What’s up with the U.S. consumer? They seem to have come to their senses at the worst possible time. They can no longer be counted on to push economic growth up and to the right. Specifically, they’re not spending money on stuff.

According to Wednesday’s Commerce Department report, U.S. retail and food services sales for March declined 0.3 percent from February. Apparently, U.S. consumers are tapering back on auto purchases and spending at restaurants, bars, and clothing and department stores. What’s more, sales have fallen or been flat for each of the first three months of the year.

“We are seeing much less impulse buying and hearing more ‘I need to go home and think about it,’” said Randal Weeks, owner of Gray Living, a home décor store in McKinney Texas. Similar anecdotes are being reported by retailers across the country. What in the world is prompting this consumer ambivalence?

“Shoppers feel uncertain because of a stock market that fell more than 10 percent in six weeks and the recent terror attacks in Europe, said Bob Phibbs, CEO of The Retail Doctor, a consulting company based in Coxsackie, New York. And Gray Living’s Weeks said a few of his customers have said they are uneasy because of the presidential election; they don’t have a sense of how it will turn out.”

Perhaps these explanations have something to do with the consumer’s sudden resistance to spending. Still, such instances haven’t held consumers back in the past. There must be something much, much more demanding at work.

Doing the Opposite

If you recall, way back in 2000, when the economy was crumbling from the tech bubble implosion, Dallas Fed President Robert McTeer told everyone that “everything would be OK if we’d all just hold hands and buy SUVs.” The Fed then proceeded to provide gobs of easy credit. And, for many years, the consumer did their part to borrow and spend it. Moreover, after 9/11, consumption became patriotic.

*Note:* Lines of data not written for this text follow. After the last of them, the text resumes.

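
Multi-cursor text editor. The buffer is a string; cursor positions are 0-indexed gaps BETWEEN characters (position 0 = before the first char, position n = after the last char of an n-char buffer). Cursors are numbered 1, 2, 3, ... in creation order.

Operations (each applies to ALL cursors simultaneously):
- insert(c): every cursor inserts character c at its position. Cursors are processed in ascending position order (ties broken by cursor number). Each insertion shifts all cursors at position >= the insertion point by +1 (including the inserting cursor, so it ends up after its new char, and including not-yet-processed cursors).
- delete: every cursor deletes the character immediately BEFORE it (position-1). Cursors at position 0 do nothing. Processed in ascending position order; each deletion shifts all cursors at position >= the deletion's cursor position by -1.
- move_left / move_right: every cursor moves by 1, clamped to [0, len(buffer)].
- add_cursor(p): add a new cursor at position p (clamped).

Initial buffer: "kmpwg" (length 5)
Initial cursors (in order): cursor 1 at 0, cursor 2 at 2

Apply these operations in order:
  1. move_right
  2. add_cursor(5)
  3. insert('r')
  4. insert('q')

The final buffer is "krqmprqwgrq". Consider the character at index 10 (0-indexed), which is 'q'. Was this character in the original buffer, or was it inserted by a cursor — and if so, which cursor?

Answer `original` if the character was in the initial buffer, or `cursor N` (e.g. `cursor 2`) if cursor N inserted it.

Answer: cursor 3

Derivation:
After op 1 (move_right): buffer="kmpwg" (len 5), cursors c1@1 c2@3, authorship .....
After op 2 (add_cursor(5)): buffer="kmpwg" (len 5), cursors c1@1 c2@3 c3@5, authorship .....
After op 3 (insert('r')): buffer="krmprwgr" (len 8), cursors c1@2 c2@5 c3@8, authorship .1..2..3
After op 4 (insert('q')): buffer="krqmprqwgrq" (len 11), cursors c1@3 c2@7 c3@11, authorship .11..22..33
Authorship (.=original, N=cursor N): . 1 1 . . 2 2 . . 3 3
Index 10: author = 3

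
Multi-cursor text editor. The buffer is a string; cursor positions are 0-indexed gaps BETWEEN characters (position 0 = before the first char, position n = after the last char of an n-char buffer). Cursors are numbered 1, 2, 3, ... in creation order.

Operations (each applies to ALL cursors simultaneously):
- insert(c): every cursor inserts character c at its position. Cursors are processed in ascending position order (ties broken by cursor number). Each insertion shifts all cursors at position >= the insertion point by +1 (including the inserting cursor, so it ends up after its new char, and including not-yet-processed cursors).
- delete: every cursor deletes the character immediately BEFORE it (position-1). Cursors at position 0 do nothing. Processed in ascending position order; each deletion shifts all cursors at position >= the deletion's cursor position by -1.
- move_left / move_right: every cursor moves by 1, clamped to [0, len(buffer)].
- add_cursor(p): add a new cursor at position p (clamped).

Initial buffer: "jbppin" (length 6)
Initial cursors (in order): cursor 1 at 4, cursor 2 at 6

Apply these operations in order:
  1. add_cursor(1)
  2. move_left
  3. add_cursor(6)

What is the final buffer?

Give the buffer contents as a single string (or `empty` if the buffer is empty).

After op 1 (add_cursor(1)): buffer="jbppin" (len 6), cursors c3@1 c1@4 c2@6, authorship ......
After op 2 (move_left): buffer="jbppin" (len 6), cursors c3@0 c1@3 c2@5, authorship ......
After op 3 (add_cursor(6)): buffer="jbppin" (len 6), cursors c3@0 c1@3 c2@5 c4@6, authorship ......

Answer: jbppin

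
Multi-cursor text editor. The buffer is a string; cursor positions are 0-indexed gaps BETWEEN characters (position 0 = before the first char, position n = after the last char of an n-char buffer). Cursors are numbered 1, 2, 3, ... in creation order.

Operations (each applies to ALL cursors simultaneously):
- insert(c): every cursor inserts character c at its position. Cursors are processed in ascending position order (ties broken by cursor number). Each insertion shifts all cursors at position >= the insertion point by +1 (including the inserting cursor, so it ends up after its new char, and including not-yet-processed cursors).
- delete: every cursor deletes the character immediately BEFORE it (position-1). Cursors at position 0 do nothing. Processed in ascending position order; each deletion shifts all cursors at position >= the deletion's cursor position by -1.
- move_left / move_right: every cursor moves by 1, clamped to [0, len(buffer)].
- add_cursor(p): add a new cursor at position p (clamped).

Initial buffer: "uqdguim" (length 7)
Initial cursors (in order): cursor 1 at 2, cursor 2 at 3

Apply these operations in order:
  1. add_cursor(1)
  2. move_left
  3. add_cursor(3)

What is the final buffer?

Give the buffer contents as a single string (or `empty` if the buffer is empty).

Answer: uqdguim

Derivation:
After op 1 (add_cursor(1)): buffer="uqdguim" (len 7), cursors c3@1 c1@2 c2@3, authorship .......
After op 2 (move_left): buffer="uqdguim" (len 7), cursors c3@0 c1@1 c2@2, authorship .......
After op 3 (add_cursor(3)): buffer="uqdguim" (len 7), cursors c3@0 c1@1 c2@2 c4@3, authorship .......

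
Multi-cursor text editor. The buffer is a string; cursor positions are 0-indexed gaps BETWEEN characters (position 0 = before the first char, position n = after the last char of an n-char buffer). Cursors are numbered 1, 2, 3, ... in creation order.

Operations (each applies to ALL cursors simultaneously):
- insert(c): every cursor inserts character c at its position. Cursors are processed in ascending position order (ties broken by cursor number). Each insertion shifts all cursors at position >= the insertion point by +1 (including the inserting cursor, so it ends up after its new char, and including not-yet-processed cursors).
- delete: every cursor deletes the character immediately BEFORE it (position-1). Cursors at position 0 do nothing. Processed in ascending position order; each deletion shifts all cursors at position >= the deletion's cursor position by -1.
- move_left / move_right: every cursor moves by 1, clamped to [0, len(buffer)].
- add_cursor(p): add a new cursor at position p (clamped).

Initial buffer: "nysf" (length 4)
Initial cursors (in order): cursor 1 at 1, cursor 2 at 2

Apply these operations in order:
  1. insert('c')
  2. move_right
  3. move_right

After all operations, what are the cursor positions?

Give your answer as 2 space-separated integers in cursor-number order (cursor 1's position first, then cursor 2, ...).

After op 1 (insert('c')): buffer="ncycsf" (len 6), cursors c1@2 c2@4, authorship .1.2..
After op 2 (move_right): buffer="ncycsf" (len 6), cursors c1@3 c2@5, authorship .1.2..
After op 3 (move_right): buffer="ncycsf" (len 6), cursors c1@4 c2@6, authorship .1.2..

Answer: 4 6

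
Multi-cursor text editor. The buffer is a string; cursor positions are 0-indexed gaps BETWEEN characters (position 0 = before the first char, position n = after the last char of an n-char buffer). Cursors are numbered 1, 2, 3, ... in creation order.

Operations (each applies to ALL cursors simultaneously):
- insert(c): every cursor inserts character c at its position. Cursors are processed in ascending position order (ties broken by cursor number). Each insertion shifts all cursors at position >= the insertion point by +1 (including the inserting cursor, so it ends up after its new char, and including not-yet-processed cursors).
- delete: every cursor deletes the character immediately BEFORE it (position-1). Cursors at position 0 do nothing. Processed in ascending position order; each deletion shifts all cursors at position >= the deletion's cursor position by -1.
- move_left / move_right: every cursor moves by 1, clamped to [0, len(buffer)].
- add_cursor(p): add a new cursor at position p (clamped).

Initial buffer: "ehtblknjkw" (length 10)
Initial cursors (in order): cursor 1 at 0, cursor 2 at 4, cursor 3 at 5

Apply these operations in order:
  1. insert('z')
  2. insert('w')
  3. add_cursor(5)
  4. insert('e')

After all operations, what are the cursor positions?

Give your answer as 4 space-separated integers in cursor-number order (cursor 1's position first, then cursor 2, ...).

Answer: 3 11 15 7

Derivation:
After op 1 (insert('z')): buffer="zehtbzlzknjkw" (len 13), cursors c1@1 c2@6 c3@8, authorship 1....2.3.....
After op 2 (insert('w')): buffer="zwehtbzwlzwknjkw" (len 16), cursors c1@2 c2@8 c3@11, authorship 11....22.33.....
After op 3 (add_cursor(5)): buffer="zwehtbzwlzwknjkw" (len 16), cursors c1@2 c4@5 c2@8 c3@11, authorship 11....22.33.....
After op 4 (insert('e')): buffer="zweehtebzwelzweknjkw" (len 20), cursors c1@3 c4@7 c2@11 c3@15, authorship 111...4.222.333.....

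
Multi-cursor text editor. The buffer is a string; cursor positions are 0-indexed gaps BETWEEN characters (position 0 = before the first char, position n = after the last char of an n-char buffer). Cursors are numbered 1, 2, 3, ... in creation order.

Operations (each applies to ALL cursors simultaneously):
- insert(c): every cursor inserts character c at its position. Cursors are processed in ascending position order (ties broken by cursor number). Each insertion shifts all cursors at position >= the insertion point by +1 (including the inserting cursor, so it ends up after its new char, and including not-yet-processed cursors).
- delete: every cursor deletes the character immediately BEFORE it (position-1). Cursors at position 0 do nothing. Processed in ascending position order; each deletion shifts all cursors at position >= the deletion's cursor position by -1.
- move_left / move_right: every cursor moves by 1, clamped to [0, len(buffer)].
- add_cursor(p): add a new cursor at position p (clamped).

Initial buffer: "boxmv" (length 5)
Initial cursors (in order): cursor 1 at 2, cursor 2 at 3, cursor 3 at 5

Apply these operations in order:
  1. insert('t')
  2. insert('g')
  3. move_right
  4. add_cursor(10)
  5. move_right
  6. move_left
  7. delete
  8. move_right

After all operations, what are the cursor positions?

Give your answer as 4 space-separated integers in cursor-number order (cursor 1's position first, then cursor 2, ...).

After op 1 (insert('t')): buffer="botxtmvt" (len 8), cursors c1@3 c2@5 c3@8, authorship ..1.2..3
After op 2 (insert('g')): buffer="botgxtgmvtg" (len 11), cursors c1@4 c2@7 c3@11, authorship ..11.22..33
After op 3 (move_right): buffer="botgxtgmvtg" (len 11), cursors c1@5 c2@8 c3@11, authorship ..11.22..33
After op 4 (add_cursor(10)): buffer="botgxtgmvtg" (len 11), cursors c1@5 c2@8 c4@10 c3@11, authorship ..11.22..33
After op 5 (move_right): buffer="botgxtgmvtg" (len 11), cursors c1@6 c2@9 c3@11 c4@11, authorship ..11.22..33
After op 6 (move_left): buffer="botgxtgmvtg" (len 11), cursors c1@5 c2@8 c3@10 c4@10, authorship ..11.22..33
After op 7 (delete): buffer="botgtgg" (len 7), cursors c1@4 c2@6 c3@6 c4@6, authorship ..11223
After op 8 (move_right): buffer="botgtgg" (len 7), cursors c1@5 c2@7 c3@7 c4@7, authorship ..11223

Answer: 5 7 7 7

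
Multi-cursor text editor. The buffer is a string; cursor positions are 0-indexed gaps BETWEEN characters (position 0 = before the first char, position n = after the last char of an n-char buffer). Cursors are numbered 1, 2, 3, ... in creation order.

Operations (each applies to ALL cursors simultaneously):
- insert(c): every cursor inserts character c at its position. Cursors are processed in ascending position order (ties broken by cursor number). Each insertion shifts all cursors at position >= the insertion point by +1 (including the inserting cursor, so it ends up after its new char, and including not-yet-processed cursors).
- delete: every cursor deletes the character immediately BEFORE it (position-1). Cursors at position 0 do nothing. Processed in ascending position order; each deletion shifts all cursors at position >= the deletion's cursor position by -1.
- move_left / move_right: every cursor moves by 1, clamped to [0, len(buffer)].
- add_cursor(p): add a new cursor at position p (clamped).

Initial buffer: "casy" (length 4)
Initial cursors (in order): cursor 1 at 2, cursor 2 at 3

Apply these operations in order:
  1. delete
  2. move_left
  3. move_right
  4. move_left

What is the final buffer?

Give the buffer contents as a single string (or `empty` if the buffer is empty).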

By artificially holding down government bond yields, central bankers believed the big banks would increase lending and create consumer demand. The increased consumption, said their theory, would stimulate the economy and push inflation up to the Fed’s 2-percent target. In practice, this hasn’t happened.

In fact, as interest rates have fallen economic growth has stagnated. Presently, Swiss and Japanese 10-year government bonds are yielding negative returns. Investors are, in effect, paying these governments for the privilege of loaning them money. Nonetheless, they are not borrowing and spending…they are hoarding cash.

Similarly, Fed policies have continued to focus on stimulating growth with issuances of cheap credit. By comparison, the U.S. 10-Year Treasury note’s yielding about 1.7 percent. Yet even this paltry rate is having the opposite effect of what the Fed intended.

Somehow all the smart and clever government economists miscalculated what it is, exactly, their policies would be doing. Specifically, ultra-low or negative rates are not encouraging consumers to borrow and spend money. To the contrary, they’re encouraging increases in savings.